Applying maths in the chemical and biomolecular sciences
Applying maths in the chemical and biomolecular sciences: an example-based approach
Oxford, UK: Oxford University Press 2009 | 786pp | ?29.99 (SB)
Reviewed by Paul Yates
I am always somewhat sceptical of claims by authors of mathematics textbooks that they are suitable to support a range of degrees. However, in this case my fears were ungrounded and I found much material of chemical relevance.
The book is aimed at final year undergraduate and postgraduate students, but I actually felt that there was much material here that would be of use at a more introductory level. Topics such as logarithms, factorials and SI units are treated in the first chapter, while the early parts of more specialised chapters on topics such as differentiation and vectors could be selected for use in an introductory course. This is balanced by chapters on Fourier series and Monte Carlo methods which are more likely to be of specific interest only.
The A4 format of the book, together with the use of frequent line drawings, helps to increase its accessibility. Sets of questions frequently appear at the end of sections within chapters, with a more substantial set of questions appearing at the end of each chapter. These include many applied questions that will be of interest to chemists and which go beyond those normally found in similar books. For example, there are questions on buffer capacity and racemisation of biphenyls that I hadn’t seen before.
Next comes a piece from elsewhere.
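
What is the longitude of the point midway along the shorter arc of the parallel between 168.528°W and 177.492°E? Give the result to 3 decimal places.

Signed shortest Δλ from -168.528° to +177.492° is -13.980°.
Midpoint longitude = -168.528° + (-13.980°)/2 = -168.528° − 6.990° = -175.518°.
(The naïve average (-168.528 + +177.492)/2 = 4.482° is on the wrong side of the globe.)

175.518°W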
Many of the questions are accompanied by a brief strategy to assist the reader, and full solutions for all of them are available on an accompanying website. Maple syntax is included throughout, which will be of use to some readers but won’t be too distracting otherwise.
This book will be a useful resource to anyone who teaches mathematics to chemists and the target audience of advanced students. Some material could also be considered for use with students at a less advanced stage.